23 Novembre 2001

Pillola del giorno dopo, non è abortiva

Pillola del giorno dopo, non è abortiva

Per il giudice amministrativo il farmaco agisce con effetti contraccettivi

LA PILLOLA del giorno dopo non è abortiva. Lo ha stabilito il Tar del Lazio, ponendo fine alla querelle aperta da alcune associazioni, tra cui il Movimento della Vita, che avevano presentato ricorso al giudice amministrativo contro il decreto del Ministero della Salute che autorizzava l`immissione in commercio del farmaco «Norlevo». Ricorso al quale il Codacons aveva opposto una serie di motivazioni a tutela della libertà di scelta di ogni individuo. La prima sezione del Tar non ha ravvisato, in sostanza, alcun contrasto tra il decreto e la legge 194. Il Norlevo, si spiega, agisce infatto con effetti contraccettivi «prima dell`innesto dell`ovulo fecondato nell`utero materno». «Con questa sentenza – ha commentato il Codacons – il Tar ha voluto garantire un diritto fondamentale dell`uomo: la libertà di scelta. La pillola del giorno dopo non deve essere considerata aborto e alla donna viene così riconosciuta totale libertà di concepimento». «Norlevo», la nuova «pillola del subito dopo» promette di prevenire la gravidanza dopo un rapporto considerato a rischio, riducendo gli effetti indesiderati che invece accompagnano gli altri prodotti già presenti sul mercato italiano. Con l`aiuto degli esperti, scopriamo insieme quali sono i suoi meccanismi d`azione nel corpo della donna.

Come funziona?
La nuova «pillola del giorno dopo» ha la stessa composizione dei preparati-gemelli che sono già in commercio in altri Paesi europei, in particolare in Germania, in Francia e in Gran Bretagna. Identico è infatti il principio base, cioè l`ormone femminile levonorgestrel, un progestinico che è in grado di bloccare l`annidamento dell`ovulo fecondato nell`utero. Ma il funzionamento del Norlevo nell`organismo femminile non è ancora del tutto chiaro. «E` in corso uno studio che dovrebbe spiegare con maggiore precisione i meccanismi d`azione del levonorgestrel – spiega il professor Piergiorgio Crosignani, primario di Ginecologia alla clinica Mangiagalli di Milano – Nella maggior parte dei casi questo preparato agisce sulla parete dell`utero, modificandola e facendo sì che l`ovulo non possa aderirvi. Questa sostanza interviene in particolare sui processi cellulari che accompagnano la stessa fecondazione, rompendone la perfetta sincronia».

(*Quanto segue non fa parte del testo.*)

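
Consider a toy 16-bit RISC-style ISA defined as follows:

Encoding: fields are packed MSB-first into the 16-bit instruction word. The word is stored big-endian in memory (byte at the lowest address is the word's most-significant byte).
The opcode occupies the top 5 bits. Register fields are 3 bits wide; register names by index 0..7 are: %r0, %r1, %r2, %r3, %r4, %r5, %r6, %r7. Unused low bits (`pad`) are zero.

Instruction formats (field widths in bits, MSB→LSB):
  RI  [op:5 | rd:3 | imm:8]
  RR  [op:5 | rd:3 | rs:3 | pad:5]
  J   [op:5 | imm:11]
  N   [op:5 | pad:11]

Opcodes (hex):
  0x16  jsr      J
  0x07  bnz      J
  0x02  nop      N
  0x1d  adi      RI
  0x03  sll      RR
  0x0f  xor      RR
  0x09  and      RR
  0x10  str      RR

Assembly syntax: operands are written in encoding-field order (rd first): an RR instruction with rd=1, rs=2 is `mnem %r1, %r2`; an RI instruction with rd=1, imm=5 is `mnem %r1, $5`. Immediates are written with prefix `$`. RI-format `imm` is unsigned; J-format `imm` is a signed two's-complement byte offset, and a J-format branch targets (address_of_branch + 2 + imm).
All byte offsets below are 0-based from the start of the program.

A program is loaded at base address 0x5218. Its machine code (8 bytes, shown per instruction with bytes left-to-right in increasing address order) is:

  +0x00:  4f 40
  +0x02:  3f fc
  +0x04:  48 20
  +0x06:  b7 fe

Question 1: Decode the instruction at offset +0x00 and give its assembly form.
and %r7, %r2

[00] 4f 40 → 0x4f40
  opcode bits[15:11]=0x9: and/RR
  rd: (w>>8)&0x7=0x7 → %r7
  rs: (w>>5)&0x7=0x2 → %r2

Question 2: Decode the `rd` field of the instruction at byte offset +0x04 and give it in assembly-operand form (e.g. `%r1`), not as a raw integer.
%r0

off 0x04: read 48 20 as big → 0x4820
  top 5b → 0x9 → and [RR]
  rd: (w>>8)&0x7=0x0 → %r0
  rs: (w>>5)&0x7=0x1 → %r1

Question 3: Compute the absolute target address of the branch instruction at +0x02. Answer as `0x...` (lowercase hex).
0x5218

[02] 3f fc → 0x3ffc
  top 5b → 0x7 → bnz [J]
  imm: (w>>0)&0x7ff=0x7fc (s11→-4) → $-4
  target = base 0x5218 + off 0x02 + 2 + imm -4 = 0x5218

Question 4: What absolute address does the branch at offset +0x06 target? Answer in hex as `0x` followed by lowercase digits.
0x521e

off 0x06: read b7 fe as big → 0xb7fe
  opcode bits[15:11]=0x16: jsr/J
  imm@[10:0]=0x7fe (s11→-2) ⇒ $-2
  target = base 0x5218 + off 0x06 + 2 + imm -2 = 0x521e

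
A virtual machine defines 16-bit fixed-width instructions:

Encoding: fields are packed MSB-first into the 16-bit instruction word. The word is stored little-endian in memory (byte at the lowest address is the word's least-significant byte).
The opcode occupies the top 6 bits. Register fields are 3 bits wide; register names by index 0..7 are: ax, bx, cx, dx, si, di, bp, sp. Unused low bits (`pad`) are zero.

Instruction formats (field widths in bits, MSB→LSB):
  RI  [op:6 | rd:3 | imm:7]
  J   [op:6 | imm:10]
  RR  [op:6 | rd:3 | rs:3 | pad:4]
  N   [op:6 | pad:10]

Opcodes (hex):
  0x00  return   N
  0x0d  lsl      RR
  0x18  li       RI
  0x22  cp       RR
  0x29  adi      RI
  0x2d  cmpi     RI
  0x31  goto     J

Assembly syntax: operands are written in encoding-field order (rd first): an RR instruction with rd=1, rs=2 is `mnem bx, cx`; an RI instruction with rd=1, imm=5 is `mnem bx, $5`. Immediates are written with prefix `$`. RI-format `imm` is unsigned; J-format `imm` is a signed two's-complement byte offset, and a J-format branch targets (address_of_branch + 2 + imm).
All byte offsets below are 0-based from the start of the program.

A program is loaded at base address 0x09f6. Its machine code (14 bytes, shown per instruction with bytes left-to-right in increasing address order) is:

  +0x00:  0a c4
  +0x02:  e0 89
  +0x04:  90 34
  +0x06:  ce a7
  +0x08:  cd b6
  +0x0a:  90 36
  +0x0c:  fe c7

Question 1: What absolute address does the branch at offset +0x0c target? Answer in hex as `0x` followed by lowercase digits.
0x0a02

[0c] fe c7 → 0xc7fe
  opcode bits[15:10]=0x31: goto/J
  imm@[9:0]=0x3fe (s10→-2) ⇒ $-2
  target = base 0x09f6 + off 0x0c + 2 + imm -2 = 0x0a02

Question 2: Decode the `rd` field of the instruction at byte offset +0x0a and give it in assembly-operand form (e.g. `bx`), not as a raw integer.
+0x0a: 90 36 ⇒ word 0x3690 (little)
  top 6b → 0xd → lsl [RR]
  rd: (w>>7)&0x7=0x5 → di
  rs: (w>>4)&0x7=0x1 → bx

di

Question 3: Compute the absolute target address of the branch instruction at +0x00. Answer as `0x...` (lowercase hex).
0x0a02

[00] 0a c4 → 0xc40a
  op=0xc40a>>10=0x31 ⇒ goto (J)
  imm: (w>>0)&0x3ff=0xa → $10
  target = base 0x09f6 + off 0x00 + 2 + imm 10 = 0x0a02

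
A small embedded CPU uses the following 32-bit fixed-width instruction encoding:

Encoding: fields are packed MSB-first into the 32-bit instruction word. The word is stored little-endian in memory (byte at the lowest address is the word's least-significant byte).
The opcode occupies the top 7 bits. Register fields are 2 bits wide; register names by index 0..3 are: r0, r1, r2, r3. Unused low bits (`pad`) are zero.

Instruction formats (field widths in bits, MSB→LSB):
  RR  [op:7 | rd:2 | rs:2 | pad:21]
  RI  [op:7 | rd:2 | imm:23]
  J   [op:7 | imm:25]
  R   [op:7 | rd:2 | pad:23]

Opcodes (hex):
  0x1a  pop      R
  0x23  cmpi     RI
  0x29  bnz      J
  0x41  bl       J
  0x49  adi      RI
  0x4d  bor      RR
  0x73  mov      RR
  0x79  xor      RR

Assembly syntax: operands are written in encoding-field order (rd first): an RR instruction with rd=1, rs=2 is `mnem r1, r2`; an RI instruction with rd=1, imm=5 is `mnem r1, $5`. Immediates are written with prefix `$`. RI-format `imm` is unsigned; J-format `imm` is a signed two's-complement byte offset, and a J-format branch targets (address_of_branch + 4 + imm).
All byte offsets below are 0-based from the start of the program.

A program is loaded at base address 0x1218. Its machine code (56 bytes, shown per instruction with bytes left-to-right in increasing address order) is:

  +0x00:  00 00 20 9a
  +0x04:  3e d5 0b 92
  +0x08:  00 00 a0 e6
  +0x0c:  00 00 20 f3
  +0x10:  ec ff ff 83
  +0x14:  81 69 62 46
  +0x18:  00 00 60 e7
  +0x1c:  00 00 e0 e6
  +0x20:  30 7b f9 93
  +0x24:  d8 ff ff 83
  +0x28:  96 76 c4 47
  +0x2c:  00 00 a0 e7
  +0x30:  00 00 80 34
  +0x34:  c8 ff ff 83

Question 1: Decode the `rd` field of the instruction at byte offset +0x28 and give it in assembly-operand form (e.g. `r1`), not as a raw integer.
@+28  little-endian(96 76 c4 47) = 0x47c47696
  opcode bits[31:25]=0x23: cmpi/RI
  [24:23] rd=3 = r3
  [22:0] imm=4486806 = $4486806

r3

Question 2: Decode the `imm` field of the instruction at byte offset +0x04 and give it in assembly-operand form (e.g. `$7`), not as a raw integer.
$775486

+0x04: 3e d5 0b 92 ⇒ word 0x920bd53e (little)
  opcode bits[31:25]=0x49: adi/RI
  [24:23] rd=0 = r0
  [22:0] imm=775486 = $775486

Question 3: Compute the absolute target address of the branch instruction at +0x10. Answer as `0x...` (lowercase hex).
[10] ec ff ff 83 → 0x83ffffec
  op=0x83ffffec>>25=0x41 ⇒ bl (J)
  imm@[24:0]=0x1ffffec (s25→-20) ⇒ $-20
  target = base 0x1218 + off 0x10 + 4 + imm -20 = 0x1218

0x1218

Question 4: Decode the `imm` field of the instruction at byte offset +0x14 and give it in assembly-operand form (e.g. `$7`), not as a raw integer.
$6449537

@+14  little-endian(81 69 62 46) = 0x46626981
  top 7b → 0x23 → cmpi [RI]
  [24:23] rd=0 = r0
  [22:0] imm=6449537 = $6449537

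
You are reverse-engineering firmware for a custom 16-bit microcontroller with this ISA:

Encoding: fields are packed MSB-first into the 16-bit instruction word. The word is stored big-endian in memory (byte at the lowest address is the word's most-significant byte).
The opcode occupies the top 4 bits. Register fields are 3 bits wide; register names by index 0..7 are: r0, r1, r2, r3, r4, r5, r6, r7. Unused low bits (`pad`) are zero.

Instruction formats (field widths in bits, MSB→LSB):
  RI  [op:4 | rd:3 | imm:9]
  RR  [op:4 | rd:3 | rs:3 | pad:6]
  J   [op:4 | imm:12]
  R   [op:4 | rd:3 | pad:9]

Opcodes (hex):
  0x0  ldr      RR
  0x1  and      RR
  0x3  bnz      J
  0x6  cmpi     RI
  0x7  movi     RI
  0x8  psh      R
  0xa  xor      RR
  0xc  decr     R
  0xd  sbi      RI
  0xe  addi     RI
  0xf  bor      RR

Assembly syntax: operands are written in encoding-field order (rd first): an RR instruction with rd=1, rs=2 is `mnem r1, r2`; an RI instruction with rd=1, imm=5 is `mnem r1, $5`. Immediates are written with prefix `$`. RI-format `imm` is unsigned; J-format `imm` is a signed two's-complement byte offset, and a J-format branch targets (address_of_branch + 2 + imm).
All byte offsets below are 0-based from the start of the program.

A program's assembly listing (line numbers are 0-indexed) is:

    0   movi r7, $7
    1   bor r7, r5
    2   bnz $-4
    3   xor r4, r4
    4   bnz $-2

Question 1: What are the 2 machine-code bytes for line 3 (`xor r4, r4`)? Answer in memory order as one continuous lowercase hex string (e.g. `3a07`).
line 3 (xor): pack op=0xa:4|rd=4:3|rs=4:3|pad=0:6 = 0xa900; big→ a9 00

a900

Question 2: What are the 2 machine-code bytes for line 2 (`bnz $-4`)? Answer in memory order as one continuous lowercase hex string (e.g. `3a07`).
3ffc

line 2 (bnz): pack op=0x3:4|imm=-4:12 = 0x3ffc; big→ 3f fc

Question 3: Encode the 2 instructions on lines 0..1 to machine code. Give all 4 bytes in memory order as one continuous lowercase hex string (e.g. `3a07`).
7e07ff40

line 0 (movi): pack op=0x7:4|rd=7:3|imm=7:9 = 0x7e07; big→ 7e 07
line 1 (bor): pack op=0xf:4|rd=7:3|rs=5:3|pad=0:6 = 0xff40; big→ ff 40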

Occorre intervenire subito

Per impedire la gravidanza, comunque, è necessario intervenire al più presto. La pillola deve essere assunta entro 72 ore dal rapporto sessuale, in due dosi: l`ideale è assumere la prima entro 12 ore dal rapporto, la seconda dopo altre 12 ore. Ogni dose contiene 750 microgrammi di levonorgestrel. Possono esserci degli effetti collaterali e comunque nausea e vomito per qualche ora. per questo dev`essere utilizzato solo nei casi effettiva emergenza. L`ideale è seguire un programma di prevenzione. Nel caso di un rapporto a rischio, però, di fatto è finora stata considerata un contraccettivo di emergenza che ha il vantaggio in caso di gravidanza non desiderata di non doversi sottoporre a un aborto.


Quali le probabilità di impedire la gravidanza?

Secondo una ricerca condotta in 14 Paesi e pubblicata sulla rivista Lancet, il prodotto ha successo in media nel 85 per cento dei casi. Se si interviene immediatamente, si arriva al 95 per cento.

Il contraccettivo costa intorno alle 20mila lire ed è venduto soltanto dietro la presentazione della ricetta del medico.